Currently, the best performing AI systems for complex reasoning tasks use a two-step process: first, a large language model is created, and then it's further trained using reinforcement learning. It's often unclear how much of the reasoning ability comes from the initial model versus the reinforcement learning step. Researchers want to know if we can get similar reasoning abilities *without* the extra training, which is often expensive and complex.
What's the solution?
The researchers developed a method that repeatedly asks the language model the same question, but each time, the model chooses its answer based on how confident it is. It's similar to a technique used in statistics called Markov Chain Monte Carlo, where you sample from a distribution to find the most likely answers.
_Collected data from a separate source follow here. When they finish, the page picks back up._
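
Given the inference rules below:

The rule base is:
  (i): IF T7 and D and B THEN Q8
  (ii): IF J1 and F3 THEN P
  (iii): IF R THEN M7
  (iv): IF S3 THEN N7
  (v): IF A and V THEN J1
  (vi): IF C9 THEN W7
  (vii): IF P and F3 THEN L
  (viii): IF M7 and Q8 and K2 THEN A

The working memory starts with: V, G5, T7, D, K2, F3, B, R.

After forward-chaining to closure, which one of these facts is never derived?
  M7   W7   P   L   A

W7

Round 1: (i) [IF T7 and D and B THEN Q8]; (iii) [IF R THEN M7]. New: Q8, M7.
Round 2: (viii) [IF M7 and Q8 and K2 THEN A]. New: A.
Round 3: (v) [IF A and V THEN J1]. New: J1.
Round 4: (ii) [IF J1 and F3 THEN P]. New: P.
Round 5: (vii) [IF P and F3 THEN L]. New: L.
Derived: A (round 2), M7 (round 1), P (round 4), L (round 5). W7 never appears in any round.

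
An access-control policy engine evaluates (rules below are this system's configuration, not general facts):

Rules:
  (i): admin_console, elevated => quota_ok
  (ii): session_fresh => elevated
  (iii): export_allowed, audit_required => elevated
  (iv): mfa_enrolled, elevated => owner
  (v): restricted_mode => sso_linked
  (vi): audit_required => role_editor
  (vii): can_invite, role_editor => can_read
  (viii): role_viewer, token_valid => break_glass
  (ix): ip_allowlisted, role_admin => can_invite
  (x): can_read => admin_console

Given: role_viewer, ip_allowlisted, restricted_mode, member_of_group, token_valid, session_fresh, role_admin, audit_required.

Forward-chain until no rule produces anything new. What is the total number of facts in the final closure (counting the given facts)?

16

Round 1: (ii) [session_fresh => elevated]; (v) [restricted_mode => sso_linked]; (vi) [audit_required => role_editor]; (viii) [role_viewer, token_valid => break_glass]; (ix) [ip_allowlisted, role_admin => can_invite]. New: elevated, sso_linked, role_editor, break_glass, can_invite.
Round 2: (vii) [can_invite, role_editor => can_read]. New: can_read.
Round 3: (x) [can_read => admin_console]. New: admin_console.
Round 4: (i) [admin_console, elevated => quota_ok]. New: quota_ok.
Closure: {admin_console, audit_required, break_glass, can_invite, can_read, elevated, ip_allowlisted, member_of_group, quota_ok, restricted_mode, role_admin, role_editor, role_viewer, session_fresh, sso_linked, token_valid} — 16 facts.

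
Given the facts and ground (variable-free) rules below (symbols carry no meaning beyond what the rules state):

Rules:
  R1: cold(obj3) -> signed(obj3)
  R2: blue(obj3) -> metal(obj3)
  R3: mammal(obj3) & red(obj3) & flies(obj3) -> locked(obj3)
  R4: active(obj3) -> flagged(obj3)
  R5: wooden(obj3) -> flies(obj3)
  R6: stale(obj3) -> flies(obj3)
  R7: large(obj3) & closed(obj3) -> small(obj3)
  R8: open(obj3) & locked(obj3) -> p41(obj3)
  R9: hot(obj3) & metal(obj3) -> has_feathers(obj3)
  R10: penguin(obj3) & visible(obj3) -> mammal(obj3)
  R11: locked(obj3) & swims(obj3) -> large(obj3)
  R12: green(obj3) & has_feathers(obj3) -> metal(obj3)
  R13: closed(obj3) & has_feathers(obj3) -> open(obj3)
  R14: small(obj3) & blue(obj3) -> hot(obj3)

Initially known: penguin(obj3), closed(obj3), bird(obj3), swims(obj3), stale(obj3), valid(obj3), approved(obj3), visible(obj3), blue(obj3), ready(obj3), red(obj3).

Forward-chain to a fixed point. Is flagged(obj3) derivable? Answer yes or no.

no

Round 1: R2 [blue(obj3) -> metal(obj3)]; R6 [stale(obj3) -> flies(obj3)]; R10 [penguin(obj3) & visible(obj3) -> mammal(obj3)]. New: metal(obj3), flies(obj3), mammal(obj3).
Round 2: R3 [mammal(obj3) & red(obj3) & flies(obj3) -> locked(obj3)]. New: locked(obj3).
Round 3: R11 [locked(obj3) & swims(obj3) -> large(obj3)]. New: large(obj3).
Round 4: R7 [large(obj3) & closed(obj3) -> small(obj3)]. New: small(obj3).
Round 5: R14 [small(obj3) & blue(obj3) -> hot(obj3)]. New: hot(obj3).
Round 6: R9 [hot(obj3) & metal(obj3) -> has_feathers(obj3)]. New: has_feathers(obj3).
Round 7: R13 [closed(obj3) & has_feathers(obj3) -> open(obj3)]. New: open(obj3).
Round 8: R8 [open(obj3) & locked(obj3) -> p41(obj3)]. New: p41(obj3).
Fixed point reached. flagged(obj3) is concluded only by R4; R4 needs active(obj3) (never derived).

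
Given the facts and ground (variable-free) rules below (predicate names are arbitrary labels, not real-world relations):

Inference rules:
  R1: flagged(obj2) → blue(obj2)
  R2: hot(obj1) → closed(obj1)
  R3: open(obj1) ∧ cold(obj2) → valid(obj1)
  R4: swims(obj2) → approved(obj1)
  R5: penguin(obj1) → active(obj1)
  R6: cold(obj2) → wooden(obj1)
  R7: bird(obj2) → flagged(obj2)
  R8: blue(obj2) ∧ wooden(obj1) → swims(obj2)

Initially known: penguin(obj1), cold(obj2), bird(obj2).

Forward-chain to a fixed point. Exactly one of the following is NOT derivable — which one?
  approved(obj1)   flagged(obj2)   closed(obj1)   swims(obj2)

Round 1: R5 [penguin(obj1) → active(obj1)]; R6 [cold(obj2) → wooden(obj1)]; R7 [bird(obj2) → flagged(obj2)]. New: active(obj1), wooden(obj1), flagged(obj2).
Round 2: R1 [flagged(obj2) → blue(obj2)]. New: blue(obj2).
Round 3: R8 [blue(obj2) ∧ wooden(obj1) → swims(obj2)]. New: swims(obj2).
Round 4: R4 [swims(obj2) → approved(obj1)]. New: approved(obj1).
Derived: flagged(obj2) (round 1), swims(obj2) (round 3), approved(obj1) (round 4). closed(obj1) never appears in any round.

closed(obj1)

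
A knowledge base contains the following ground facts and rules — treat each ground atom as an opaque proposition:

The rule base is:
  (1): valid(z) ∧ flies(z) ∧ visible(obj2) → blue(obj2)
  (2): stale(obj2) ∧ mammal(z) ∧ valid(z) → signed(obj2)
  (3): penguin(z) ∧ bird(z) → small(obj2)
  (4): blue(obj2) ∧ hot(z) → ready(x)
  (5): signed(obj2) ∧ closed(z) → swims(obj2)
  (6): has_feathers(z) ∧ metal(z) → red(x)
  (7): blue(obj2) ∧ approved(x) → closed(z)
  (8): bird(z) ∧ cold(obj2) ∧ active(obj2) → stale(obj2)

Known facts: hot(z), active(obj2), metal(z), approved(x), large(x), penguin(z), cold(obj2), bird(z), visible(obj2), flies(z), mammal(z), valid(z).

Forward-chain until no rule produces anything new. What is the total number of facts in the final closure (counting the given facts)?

19

[1] (1) [valid(z) ∧ flies(z) ∧ visible(obj2) → blue(obj2)]; (3) [penguin(z) ∧ bird(z) → small(obj2)]; (8) [bird(z) ∧ cold(obj2) ∧ active(obj2) → stale(obj2)]. ⇒ new: blue(obj2), small(obj2), stale(obj2).
[2] (2) [stale(obj2) ∧ mammal(z) ∧ valid(z) → signed(obj2)]; (4) [blue(obj2) ∧ hot(z) → ready(x)]; (7) [blue(obj2) ∧ approved(x) → closed(z)]. ⇒ new: signed(obj2), ready(x), closed(z).
[3] (5) [signed(obj2) ∧ closed(z) → swims(obj2)]. ⇒ new: swims(obj2).
Closure: {active(obj2), approved(x), bird(z), blue(obj2), closed(z), cold(obj2), flies(z), hot(z), large(x), mammal(z), metal(z), penguin(z), ready(x), signed(obj2), small(obj2), stale(obj2), swims(obj2), valid(z), visible(obj2)} — 19 facts.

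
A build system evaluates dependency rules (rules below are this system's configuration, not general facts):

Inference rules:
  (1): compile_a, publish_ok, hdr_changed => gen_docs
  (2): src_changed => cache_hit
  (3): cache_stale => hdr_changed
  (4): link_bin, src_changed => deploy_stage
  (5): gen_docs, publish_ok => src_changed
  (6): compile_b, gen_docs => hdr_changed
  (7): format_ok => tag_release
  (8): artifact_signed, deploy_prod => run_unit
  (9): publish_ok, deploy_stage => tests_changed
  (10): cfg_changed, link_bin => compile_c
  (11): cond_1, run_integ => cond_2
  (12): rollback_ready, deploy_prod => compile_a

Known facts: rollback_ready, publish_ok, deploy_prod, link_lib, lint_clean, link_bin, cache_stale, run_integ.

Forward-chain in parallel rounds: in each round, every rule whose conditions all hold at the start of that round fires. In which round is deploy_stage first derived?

4

Round 1 fires (3), (12), giving hdr_changed, compile_a.
Round 2 fires (1), giving gen_docs.
Round 3 fires (5), giving src_changed.
Round 4 fires (2), (4), giving cache_hit, deploy_stage.
deploy_stage first appears in round 4.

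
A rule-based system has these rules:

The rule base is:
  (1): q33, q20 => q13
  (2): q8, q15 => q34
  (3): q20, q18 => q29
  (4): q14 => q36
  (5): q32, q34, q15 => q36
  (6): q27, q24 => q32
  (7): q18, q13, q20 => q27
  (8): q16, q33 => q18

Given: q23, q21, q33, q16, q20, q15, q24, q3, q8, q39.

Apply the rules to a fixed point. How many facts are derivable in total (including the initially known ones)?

17

[1] (1) [q33, q20 => q13]; (2) [q8, q15 => q34]; (8) [q16, q33 => q18]. ⇒ new: q13, q34, q18.
[2] (3) [q20, q18 => q29]; (7) [q18, q13, q20 => q27]. ⇒ new: q29, q27.
[3] (6) [q27, q24 => q32]. ⇒ new: q32.
[4] (5) [q32, q34, q15 => q36]. ⇒ new: q36.
Closure: {q13, q15, q16, q18, q20, q21, q23, q24, q27, q29, q3, q32, q33, q34, q36, q39, q8} — 17 facts.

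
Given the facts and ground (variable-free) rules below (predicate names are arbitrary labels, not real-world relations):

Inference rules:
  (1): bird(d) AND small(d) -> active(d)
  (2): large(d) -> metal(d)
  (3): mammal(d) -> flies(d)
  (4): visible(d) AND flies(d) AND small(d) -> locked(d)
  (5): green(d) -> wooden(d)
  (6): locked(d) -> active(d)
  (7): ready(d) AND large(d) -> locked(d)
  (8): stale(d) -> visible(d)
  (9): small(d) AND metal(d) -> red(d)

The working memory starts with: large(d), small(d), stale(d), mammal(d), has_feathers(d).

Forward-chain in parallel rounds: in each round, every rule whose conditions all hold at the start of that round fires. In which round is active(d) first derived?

3

Round 1 fires (2), (3), (8), giving metal(d), flies(d), visible(d).
Round 2 fires (4), (9), giving locked(d), red(d).
Round 3 fires (6), giving active(d).
active(d) first appears in round 3.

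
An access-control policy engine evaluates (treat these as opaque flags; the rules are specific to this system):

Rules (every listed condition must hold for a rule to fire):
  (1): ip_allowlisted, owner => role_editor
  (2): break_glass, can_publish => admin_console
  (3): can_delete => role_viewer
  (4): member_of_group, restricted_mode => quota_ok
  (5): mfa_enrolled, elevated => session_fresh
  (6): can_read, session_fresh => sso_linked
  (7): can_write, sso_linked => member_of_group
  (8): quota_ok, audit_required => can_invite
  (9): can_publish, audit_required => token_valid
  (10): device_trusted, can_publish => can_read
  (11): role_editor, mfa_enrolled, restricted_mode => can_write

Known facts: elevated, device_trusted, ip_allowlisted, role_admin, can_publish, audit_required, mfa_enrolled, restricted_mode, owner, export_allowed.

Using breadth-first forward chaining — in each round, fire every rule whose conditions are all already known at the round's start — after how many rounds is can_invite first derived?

5

Round 1: (1) [ip_allowlisted, owner => role_editor]; (5) [mfa_enrolled, elevated => session_fresh]; (9) [can_publish, audit_required => token_valid]; (10) [device_trusted, can_publish => can_read]. New: role_editor, session_fresh, token_valid, can_read.
Round 2: (6) [can_read, session_fresh => sso_linked]; (11) [role_editor, mfa_enrolled, restricted_mode => can_write]. New: sso_linked, can_write.
Round 3: (7) [can_write, sso_linked => member_of_group]. New: member_of_group.
Round 4: (4) [member_of_group, restricted_mode => quota_ok]. New: quota_ok.
Round 5: (8) [quota_ok, audit_required => can_invite]. New: can_invite.
can_invite first appears in round 5.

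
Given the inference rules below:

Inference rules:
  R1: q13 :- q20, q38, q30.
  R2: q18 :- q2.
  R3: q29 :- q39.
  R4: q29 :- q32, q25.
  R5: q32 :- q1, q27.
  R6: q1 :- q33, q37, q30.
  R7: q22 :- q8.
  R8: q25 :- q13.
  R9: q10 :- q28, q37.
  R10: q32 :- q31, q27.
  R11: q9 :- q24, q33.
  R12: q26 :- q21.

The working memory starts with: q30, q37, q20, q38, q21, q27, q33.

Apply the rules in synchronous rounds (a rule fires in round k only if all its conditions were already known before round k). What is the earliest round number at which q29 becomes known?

3

Round 1: R1 [q13 :- q20, q38, q30.]; R6 [q1 :- q33, q37, q30.]; R12 [q26 :- q21.]. Adds q13, q1, q26.
Round 2: R5 [q32 :- q1, q27.]; R8 [q25 :- q13.]. Adds q32, q25.
Round 3: R4 [q29 :- q32, q25.]. Adds q29.
q29 first appears in round 3.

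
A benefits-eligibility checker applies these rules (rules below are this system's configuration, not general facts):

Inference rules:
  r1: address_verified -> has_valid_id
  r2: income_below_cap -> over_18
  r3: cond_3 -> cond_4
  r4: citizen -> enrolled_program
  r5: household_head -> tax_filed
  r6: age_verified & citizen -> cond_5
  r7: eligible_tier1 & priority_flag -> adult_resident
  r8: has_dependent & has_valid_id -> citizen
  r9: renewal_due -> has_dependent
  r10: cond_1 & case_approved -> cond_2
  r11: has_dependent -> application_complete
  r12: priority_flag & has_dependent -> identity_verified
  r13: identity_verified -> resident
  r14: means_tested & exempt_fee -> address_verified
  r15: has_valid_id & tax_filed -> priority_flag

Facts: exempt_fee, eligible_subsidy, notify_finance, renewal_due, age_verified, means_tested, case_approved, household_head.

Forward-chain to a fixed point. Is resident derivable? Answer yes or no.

Round 1 — r5, r9, r14, derive tax_filed, has_dependent, address_verified.
Round 2 — r1, r11, derive has_valid_id, application_complete.
Round 3 — r8, r15, derive citizen, priority_flag.
Round 4 — r4, r6, r12, derive enrolled_program, cond_5, identity_verified.
Round 5 — r13, derive resident.
resident appears in round 5, so it is derivable.

yes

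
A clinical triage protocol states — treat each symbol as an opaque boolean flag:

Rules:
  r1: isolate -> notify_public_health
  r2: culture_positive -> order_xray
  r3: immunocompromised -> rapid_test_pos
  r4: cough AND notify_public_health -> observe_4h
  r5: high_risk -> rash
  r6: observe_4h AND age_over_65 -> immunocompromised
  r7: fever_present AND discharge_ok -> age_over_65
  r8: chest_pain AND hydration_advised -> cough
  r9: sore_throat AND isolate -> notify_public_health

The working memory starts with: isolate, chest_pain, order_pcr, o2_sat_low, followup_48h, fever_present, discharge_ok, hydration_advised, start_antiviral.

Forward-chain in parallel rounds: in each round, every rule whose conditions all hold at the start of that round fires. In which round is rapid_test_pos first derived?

Round 1 — r1, r7, r8, derive notify_public_health, age_over_65, cough.
Round 2 — r4, derive observe_4h.
Round 3 — r6, derive immunocompromised.
Round 4 — r3, derive rapid_test_pos.
rapid_test_pos first appears in round 4.

4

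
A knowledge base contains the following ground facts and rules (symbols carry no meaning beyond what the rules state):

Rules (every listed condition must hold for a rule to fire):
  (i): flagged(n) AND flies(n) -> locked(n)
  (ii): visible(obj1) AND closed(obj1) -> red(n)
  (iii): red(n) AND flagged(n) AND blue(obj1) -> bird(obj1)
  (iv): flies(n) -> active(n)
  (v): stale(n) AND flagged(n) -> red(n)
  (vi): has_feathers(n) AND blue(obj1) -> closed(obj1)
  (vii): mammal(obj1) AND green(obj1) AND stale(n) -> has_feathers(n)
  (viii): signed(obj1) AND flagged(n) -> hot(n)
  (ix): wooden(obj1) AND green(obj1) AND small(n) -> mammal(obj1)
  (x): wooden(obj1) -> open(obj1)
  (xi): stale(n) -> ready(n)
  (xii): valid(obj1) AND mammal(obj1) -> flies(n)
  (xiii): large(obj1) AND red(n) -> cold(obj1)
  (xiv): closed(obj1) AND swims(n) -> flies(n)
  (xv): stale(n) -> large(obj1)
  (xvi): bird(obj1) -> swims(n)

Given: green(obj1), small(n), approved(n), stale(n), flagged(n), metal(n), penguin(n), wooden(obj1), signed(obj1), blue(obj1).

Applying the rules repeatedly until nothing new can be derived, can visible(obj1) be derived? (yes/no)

Round 1 fires (v), (viii), (ix), (x), (xi), (xv), giving red(n), hot(n), mammal(obj1), open(obj1), ready(n), large(obj1).
Round 2 fires (iii), (vii), (xiii), giving bird(obj1), has_feathers(n), cold(obj1).
Round 3 fires (vi), (xvi), giving closed(obj1), swims(n).
Round 4 fires (xiv), giving flies(n).
Round 5 fires (i), (iv), giving locked(n), active(n).
Fixed point reached. No rule has visible(obj1) as a consequent, and it is not given.

no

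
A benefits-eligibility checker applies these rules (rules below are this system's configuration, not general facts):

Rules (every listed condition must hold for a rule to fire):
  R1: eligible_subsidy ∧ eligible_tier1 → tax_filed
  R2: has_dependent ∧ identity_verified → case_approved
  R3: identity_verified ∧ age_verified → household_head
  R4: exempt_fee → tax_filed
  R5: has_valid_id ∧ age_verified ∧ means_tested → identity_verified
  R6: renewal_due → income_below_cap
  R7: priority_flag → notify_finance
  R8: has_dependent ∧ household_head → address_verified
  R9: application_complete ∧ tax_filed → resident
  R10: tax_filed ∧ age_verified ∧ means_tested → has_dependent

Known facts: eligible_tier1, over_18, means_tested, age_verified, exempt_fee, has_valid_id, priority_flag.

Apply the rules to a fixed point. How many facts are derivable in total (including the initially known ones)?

Round 1 fires R4, R5, R7, giving tax_filed, identity_verified, notify_finance.
Round 2 fires R3, R10, giving household_head, has_dependent.
Round 3 fires R2, R8, giving case_approved, address_verified.
Closure: {address_verified, age_verified, case_approved, eligible_tier1, exempt_fee, has_dependent, has_valid_id, household_head, identity_verified, means_tested, notify_finance, over_18, priority_flag, tax_filed} — 14 facts.

14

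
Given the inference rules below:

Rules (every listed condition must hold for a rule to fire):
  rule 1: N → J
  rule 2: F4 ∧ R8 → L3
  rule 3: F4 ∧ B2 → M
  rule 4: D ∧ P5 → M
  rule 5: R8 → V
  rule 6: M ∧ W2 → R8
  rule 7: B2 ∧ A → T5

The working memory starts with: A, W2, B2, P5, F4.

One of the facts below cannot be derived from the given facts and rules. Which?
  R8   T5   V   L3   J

Round 1: rule 3 [F4 ∧ B2 → M]; rule 7 [B2 ∧ A → T5]. New: M, T5.
Round 2: rule 6 [M ∧ W2 → R8]. New: R8.
Round 3: rule 2 [F4 ∧ R8 → L3]; rule 5 [R8 → V]. New: L3, V.
Derived: V (round 3), T5 (round 1), L3 (round 3), R8 (round 2). J never appears in any round.

J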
By iteratively sampling and choosing answers the model deems most probable, they found they could significantly improve reasoning performance on tasks like math problems, coding challenges, and question answering.
Why it matters?
This work is important because it suggests we might not always need to train models with reinforcement learning to get better reasoning. If we can unlock existing capabilities within the base model through smart sampling techniques, it could make powerful AI more accessible and easier to develop, as it removes the need for complex training procedures and specialized datasets.
Abstract
Frontier reasoning models have exhibited incredible capabilities across a wide array of disciplines, driven by posttraining large language models (LLMs) with reinforcement learning (RL). However, despite the widespread success of this paradigm, much of the literature has been devoted to disentangling truly novel behaviors that emerge during RL but are not present in the base models. In our work, we approach this question from a different angle, instead asking whether comparable reasoning capabilites can be elicited from base models at inference time by pure sampling, without any additional training. Inspired by Markov chain Monte Carlo (MCMC) techniques for sampling from sharpened distributions, we propose a simple iterative sampling algorithm leveraging the base models' own likelihoods. Over different base models, we show that our algorithm offers substantial boosts in reasoning that nearly match and even outperform those from RL on a wide variety of single-shot tasks, including MATH500, HumanEval, and GPQA. Moreover, our sampler avoids the collapse in diversity over multiple samples that is characteristic of RL-posttraining. Crucially, our method does not require training, curated datasets, or a verifier, suggesting broad applicability beyond easily verifiable domains.